Acacia stigmatophylla, also known as djulurd, is a shrub belonging to the genus Acacia and the subgenus Juliflorae the is endemic to northern parts of Western Australia.

==Description==
The shrub typically grows to a height of 1 to 4 m and has smooth dark grey coloured bark. The glabrous, angular to flattened branchlets have red-brown to light brown colour and have resinous ridges. The straight, green phyllodes have a narrowly elliptic to oblanceolate shape. The phyllodes have a length of 2.5 to 7 cm and width of 6 to 23 mm and a small knob-like mucro at the apex and three prominent longitudinal nerves. It blooms from January to October producing yellow flowers. The cupular flowers widely spaced and the petals have a prominent midrib. After flowering brown woody, narrowly oblanceolate, flat, seed pods form that are basally narrowed form. The pods have a length of 3 to 7 cm and a width of 4.5 to 8.5 mm and open elastically from the apex.
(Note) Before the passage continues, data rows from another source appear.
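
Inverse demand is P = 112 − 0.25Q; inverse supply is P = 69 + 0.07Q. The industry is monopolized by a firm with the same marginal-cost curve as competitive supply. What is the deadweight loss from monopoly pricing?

Competitive equilibrium: 112 − 0.25Q = 69 + 0.07Q → Q* = 134.375, P* = 78.4063.
Marginal revenue: MR = 112 − 0.5Q. Set MR = MC: 112 − 0.5Q = 69 + 0.07Q → Q_m = 75.4386.
Price P_m = 112 − 0.25·75.4386 = 93.1404; MC(Q_m) = 69 + 0.07·75.4386 = 74.2807.
Competitive Q* = 134.375, so ΔQ = 58.9364; wedge = 93.1404 − 74.2807 = 18.8597.
DWL = ½ × 58.9364 × 18.8597 = 555.76.

555.76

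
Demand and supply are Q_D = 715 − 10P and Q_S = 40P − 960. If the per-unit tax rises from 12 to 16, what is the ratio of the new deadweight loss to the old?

In inverse form: demand P = 71.5 − 0.1Q, supply P = 24 + 0.025Q.
Competitive equilibrium: 71.5 − 0.1Q = 24 + 0.025Q → Q* = 380, P* = 33.5.
For a per-unit tax t: ΔQ = t/0.125, so DWL = ½·t·(t/0.125) = t²/0.25.
At t = 12: DWL = 576. At t = 16: DWL = 1024.
Ratio = (16/12)² = 1.778.

1.778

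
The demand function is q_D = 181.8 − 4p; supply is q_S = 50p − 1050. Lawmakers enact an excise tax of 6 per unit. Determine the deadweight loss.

In inverse form: demand p = 45.45 − 0.25q, supply p = 21 + 0.02q.
Competitive equilibrium: 45.45 − 0.25q = 21 + 0.02q → q* = 90.5556, p* = 22.8111.
With the tax, the buyer price exceeds the seller price by 6: (45.45 − 0.25q) − (21 + 0.02q) = 6 → q' = 68.3333.
Δq = 90.5556 − 68.3333 = 22.2223; the wedge equals the tax, 6.
The triangle = ½ × 22.2223 × 6 = 66.67.

66.67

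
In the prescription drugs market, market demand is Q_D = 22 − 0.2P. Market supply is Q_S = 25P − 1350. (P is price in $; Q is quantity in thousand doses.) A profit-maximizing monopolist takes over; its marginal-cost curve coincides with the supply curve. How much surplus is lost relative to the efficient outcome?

In inverse form: demand P = 110 − 5Q, supply P = 54 + 0.04Q.
Competitive equilibrium: 110 − 5Q = 54 + 0.04Q → Q* = 11.1111, P* = 54.4444.
Marginal revenue: MR = 110 − 10Q. Set MR = MC: 110 − 10Q = 54 + 0.04Q → Q_m = 5.5777.
Price P_m = 110 − 5·5.5777 = 82.1115; MC(Q_m) = 54 + 0.04·5.5777 = 54.2231.
Competitive Q* = 11.1111, so ΔQ = 5.5334; wedge = 82.1115 − 54.2231 = 27.8884.
The triangle = ½ × 5.5334 × 27.8884 = $77.16 thousand.

$77.16 thousand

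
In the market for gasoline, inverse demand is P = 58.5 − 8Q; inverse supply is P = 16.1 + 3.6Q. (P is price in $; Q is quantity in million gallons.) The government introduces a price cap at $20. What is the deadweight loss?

Competitive equilibrium: 58.5 − 8Q = 16.1 + 3.6Q → Q* = 3.6552, P* = 29.2586.
At the ceiling P = 20, quantity supplied = (20 − 16.1)/3.6 = 1.0833.
Willingness to pay at Q' = 1.0833: 58.5 − 8·1.0833 = 49.8336.
ΔQ = 3.6552 − 1.0833 = 2.5719; wedge = 49.8336 − 20 = 29.8336.
The triangle = ½ × 2.5719 × 29.8336 = $38.36 million.

$38.36 million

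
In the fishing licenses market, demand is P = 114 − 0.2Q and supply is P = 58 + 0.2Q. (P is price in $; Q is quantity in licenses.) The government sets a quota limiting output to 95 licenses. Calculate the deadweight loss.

Competitive equilibrium: 114 − 0.2Q = 58 + 0.2Q → Q* = 140, P* = 86.
At Q = 95: demand price = 114 − 0.2·95 = 95; supply price = 58 + 0.2·95 = 77.
ΔQ = 140 − 95 = 45; wedge = 95 − 77 = 18.
The triangle = ½ × 45 × 18 = $405.

$405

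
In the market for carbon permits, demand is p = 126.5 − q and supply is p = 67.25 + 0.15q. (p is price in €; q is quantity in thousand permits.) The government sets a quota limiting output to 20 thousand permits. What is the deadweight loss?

€571.33 thousand

Competitive equilibrium: 126.5 − q = 67.25 + 0.15q → q* = 51.5217, p* = 74.9783.
At q = 20: demand price = 126.5 − 1·20 = 106.5; supply price = 67.25 + 0.15·20 = 70.25.
Δq = 51.5217 − 20 = 31.5217; wedge = 106.5 − 70.25 = 36.25.
Deadweight loss = ½ × 31.5217 × 36.25 = €571.33 thousand.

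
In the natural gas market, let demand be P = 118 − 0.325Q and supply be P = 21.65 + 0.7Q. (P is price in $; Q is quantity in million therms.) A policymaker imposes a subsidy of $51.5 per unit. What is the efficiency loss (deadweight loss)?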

The dark brown seeds inside have a broadly oblong-elliptic shape and are 4 to 6 mm in length.

==Distribution==
It is native to a large area in the Kimberley region of Western Australia from around Broome and east to the border with the Northern Territory where it is situated in a large variety of habitat growing in sometimes skeletal sandy soils over granite, sandstone or quartzite as a part of coastal monsoon forest on the hills and ranges above savannah grassland or open Eucalyptus woodland communities.